First Representative of the FXIa Inhibitor Class in Secondary Prevention of Ischemic Stroke
In November 2025, favorable results of the OCEANIC-STROKE trial were announced. In this study, the oral coagulation factor XIa inhibitor asundexian (50 mg once daily), added to antiplatelet therapy, led to a significant reduction in the risk of ischemic stroke compared with placebo in patients with a history of non-cardioembolic ischemic stroke or with high-risk transient ischemic attack (TIA). Treatment with asundexian was not associated with an increased risk of major bleeding as defined by the criteria of the International Society on Thrombosis and Haemostasis (ISTH). The results will be presented at scientific congresses and used in the regulatory submission for this drug.

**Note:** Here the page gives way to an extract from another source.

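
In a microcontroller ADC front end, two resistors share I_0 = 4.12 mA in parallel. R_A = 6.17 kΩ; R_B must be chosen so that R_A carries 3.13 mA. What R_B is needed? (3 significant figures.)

R_B ≈ 19.5 kΩ

In a two-way split, I_A/I_0 = R_B/(R_A + R_B).
3.13/4.12 = R_B/(R_A + R_B) → R_B = R_A · (0.7597)/(1 − 0.7597) = 6.17 × 3.162 = 19.51 kΩ.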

Source: Bayer’s asundexian met primary efficacy and safety endpoints in landmark phase III OCEANIC-STROKE study in secondary stroke prevention. Bayer, November 23, 2025. Available at: www.bayer.com/en/us/news-stories/oceanic-stroke
High-Sensitivity CRP as an Independent Cardiovascular Risk Factor
The American College of Cardiology (ACC) recently published a statement highlighting the crucial role of chronic low-grade inflammation in the pathogenesis of cardiovascular disease. It notes that high-sensitivity C-reactive protein (hsCRP) is a strong predictor of recurrent cardiovascular events, even in patients treated with statins, and that elevated hsCRP levels in otherwise healthy individuals place them in a higher cardiovascular risk category despite normal cholesterol levels.
Source: Mensah G. A., Arnold N., Prabhu S. D. et al. Inflammation and cardiovascular disease: 2025 ACC scientific statement: a report of the American College of Cardiology. J Am Coll Cardiol 2025: S0735-1097(25)07555-2, doi: 10.1016/j.jacc.2025.08.047 [Epub ahead of print].
Elevated LDH Levels Are Associated With Worse Prognosis in Patients With Heart Failure
Lactate dehydrogenase (LDH) is a nonspecific marker of cellular injury and may have prognostic significance in heart failure with reduced ejection fraction (HFrEF). An analysis of data from the randomized, placebo-controlled GALACTIC-HF trial, which evaluated the efficacy and safety of omecamtiv mecarbil in 8,179 patients with HFrEF, showed that increasing LDH levels were associated with a higher risk of first HF event or cardiovascular death (the composite endpoint). Compared with patients in the lowest LDH quartile (mean 155 U/L), patients in the second quartile (mean 183 U/L) had a 15% higher risk (hazard ratio [HR] 1.15; 95% CI 1.02–1.31), those in the third quartile (mean 207 U/L) a 39% higher risk (HR 1.39; 95% CI 1.23–1.58), and those in the highest quartile (mean 253 U/L) an 84% higher risk (HR 1.84; 95% CI 1.62–2.08). Even after adjustment for potential confounders, elevated LDH levels remained significantly associated with an increased risk of this composite outcome.
Source: Ono R., Chimura M., Docherty K. F. et al. Lactate dehydrogenase and outcomes in patients with HF and reduced ejection fraction: insights from GALACTIC-HF. JACC Heart Fail 2026 Jan 10 : 102900, doi: 10.1016/j.jchf.2025.102900 [Epub ahead of print].